With these thoughts she’s not angry any more. Just sad. If only she’d swept Grace up the last time she’d seen her and brought her home instead of the memory of her painful smile. Installed her in the spare room at the farm, sat with her looking out over the valley dipping between the Groot Drakenstein Mountains, laughing at the owls as they delicately dismembered their dinners (doesn’t he look justlike Grandpa Ted nibbling at the Christmas turkey), at the overblown hysteria of the guinea fowl over their offspring – the Mothers’ Union, Grace called them. It should have been so simple. But it wasn’t. Whenever Grace had come to stay on the farm in the years before, once or twice a year, everything would be lovely. For two, maybe three days. Then Grace would ask Iris once too often if she was tired, or feeling overwhelmed, and Iris would feel herself being sucked back into those days when life was a leaky raft on an unpredictable sea. Sometimes, it was just something in Grace’s expression. Iris would get brooding and tempestuous; Grace’s voice would take on that carefully modulated soothing tone, until Iris could not wait to put her mother on the plane. But even as she was waving goodbye, she’d start missing her, wondering why they couldn’t share the same space when they loved each other so much.

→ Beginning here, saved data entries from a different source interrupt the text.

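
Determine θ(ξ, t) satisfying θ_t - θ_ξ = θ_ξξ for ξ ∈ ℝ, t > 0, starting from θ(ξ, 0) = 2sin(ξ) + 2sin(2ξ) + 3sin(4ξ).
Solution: Moving frame: η = ξ + t, σ = t, θ = u(η,σ), so θ_t = u_σ + u_η and θ_ξξ = u_ηη.
Hence θ_t - θ_ξ = u_σ and the PDE becomes the heat equation u_σ = u_ηη on η ∈ ℝ.
Initial data: u(η,0) = θ(η,0) = 2sin(η) + 2sin(2η) + 3sin(4η). Each mode sin(nη) decays as exp(-n²σ) on ℝ, so u(η,σ) = Σ c_n exp(-n²σ) sin(nη) with c_1=2, c_2=2, c_4=3: u(η,σ) = 2exp(-σ)sin(η) + 2exp(-4σ)sin(2η) + 3exp(-16σ)sin(4η).
Substituting back: θ(ξ,t) = u(ξ + t, t).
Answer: θ(ξ, t) = 2exp(-t)sin(t + ξ) + 2exp(-4t)sin(2t + 2ξ) + 3exp(-16t)sin(4t + 4ξ)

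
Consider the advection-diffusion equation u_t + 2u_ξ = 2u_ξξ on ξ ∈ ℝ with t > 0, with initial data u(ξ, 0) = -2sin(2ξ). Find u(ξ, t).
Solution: Change to a moving frame: let η = ξ - 2t, σ = t and write u(ξ,t) = w(η,σ).
By the chain rule u_t = w_σ - 2w_η, u_ξ = w_η, u_ξξ = w_ηη.
Then u_t + 2u_ξ = w_σ: the advection term cancels and the PDE becomes the heat equation w_σ = 2w_ηη on η ∈ ℝ.
Initial data: w(η,0) = u(η,0) = -2sin(2η).
On η ∈ ℝ each mode satisfies (sin(nη))″ = -n² sin(nη), so exp(-2n²σ) sin(nη) solves the heat equation; by superposition w(η,σ) = Σ c_n exp(-2n²σ) sin(nη).
Reading off the coefficients: c_2=-2, so w(η,σ) = -2exp(-8σ)sin(2η).
Substituting back η = ξ - 2t, σ = t: u(ξ,t) = w(ξ - 2t, t).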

Well, too late for all that. Now she has to hold the fort. She’s not sure what this entails, but she has learnt over the years that, when any undertaking makes her brain bulge, it is helpful to carve it into a sequence of smaller actions. She borrows Jess’s bossy intonation to instruct herself: She must phone Dr Steyn. She must not let her voice squeak when she talks to him; she must keep the smoke from her brain and the Draken’s roar from her throat. She must find out where her mother lies, no longer in a rose garden but in a side ward, attached to tubes and bleeping things. She must catch an aeroplane, spirit herself to Jess’s faux-Tuscan house and hang her clothes in the spare-room wardrobe. She must drive herself in Jess’s Mercedes to wherever her mother is. She must walk into the hospital ward carrying something suitable for a mother whose brain has been eaten by some dragon of her own – a glossy magazine perhaps, and grapes and a facecloth. No, forget the magazine, a poetry book. Yeats, or that one she made Adji for her sixteenth birthday. She must demand straight talk from the medical staff and tell them no heroics … The instructions begin to multiply, each one spawning a litter of mini-instructions, which run around and refuse to march in line. An instruction without proper order is a hopeless thing, she reminds herself. Sequence is everything. She cannot bring her mother a facecloth until she has booked a plane ticket. She must focus on instruction number one, and perhaps the others will fall into place and trot along behind. And instruction one has been provided by Jess: Phone Dr Steyn.